Actualité08/11/2021Bâtiment, GénissesBovins lait

Les troubles respiratoires des jeunes bovins sont engendrés par trois grands facteurs de risque : une augmentation individuelle de la sensibilité de l’individu notamment par des stress à l’origine d’une baisse de l’immunité ; la présence de certains agresseurs redoutables à tropisme pulmonaire (les plus connus sont les virus RSV et PI3, ou encore les bactéries pasteurelles ; ces agents infectieux pouvant être contrôlés par la vaccination) ; mais surtout une ambiance « défaillante» de la nurserie générée notamment par une ventilation non optimale, 1er facteur de risque des troubles pulmonaires.

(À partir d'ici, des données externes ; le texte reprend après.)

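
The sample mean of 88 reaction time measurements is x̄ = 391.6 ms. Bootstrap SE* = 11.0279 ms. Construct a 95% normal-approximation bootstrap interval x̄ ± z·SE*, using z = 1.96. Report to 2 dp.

Margin = 1.96 × 11.0279 = 21.615
Interval: 391.6 ± 21.615

(369.99, 413.21)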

Premier point de vigilance : une conduite zootechnique irréprochable pour limiter le stress et l’inconfort

Le paillage doit être quotidien et le curage toutes les 3-4 semaines. La désinfection s’impose entre chaque lot afin de détruire le microbisme accumulé du lot précédent. Il ne faut pas mélanger les classes d’âge, faire des lots homogènes et respecter une densité animale optimale : 5 à 10 génisses par lot. Tondre la ligne du dos des veaux après 6 semaines d’âge permet de diminuer de 10 à 15 % les risques de troubles respiratoires.

Le sevrage se fera par paliers et sans stress supplémentaire (changement d’aliment, de bâtiment, manipulations, etc.) au risque de diminuer l’immunité. Les mesures de biosécurité sont toujours de mise : isolement des malades, quarantaine des veaux introduits, limitation des intervenants…

 

Principales solutions de logement collectif : igloos extérieurs ou cases collectives en bâtiment

  • Igloos extérieurs

Ils seront orientés au sud-est de façon à éviter au maximum les pluies et vents arrivant de l'ouest ainsi que les vents froids du nord-est. Il faut 1,5 m² d’aire paillée par veau ; plus une aire d’exercice (1,8 m² par veau), idéalement couverte, afin de protéger le paillé et la table d’alimentation de l'humidité, et d’apporter du confort à l’éleveur lors d’intempéries. Ces igloos peuvent accueillir entre 7 et 10 veaux au maximum selon leur âge. Bien orienté, ce logement semi plein air limite les troubles respiratoires (de l’air renouvelé sans courants d’air !).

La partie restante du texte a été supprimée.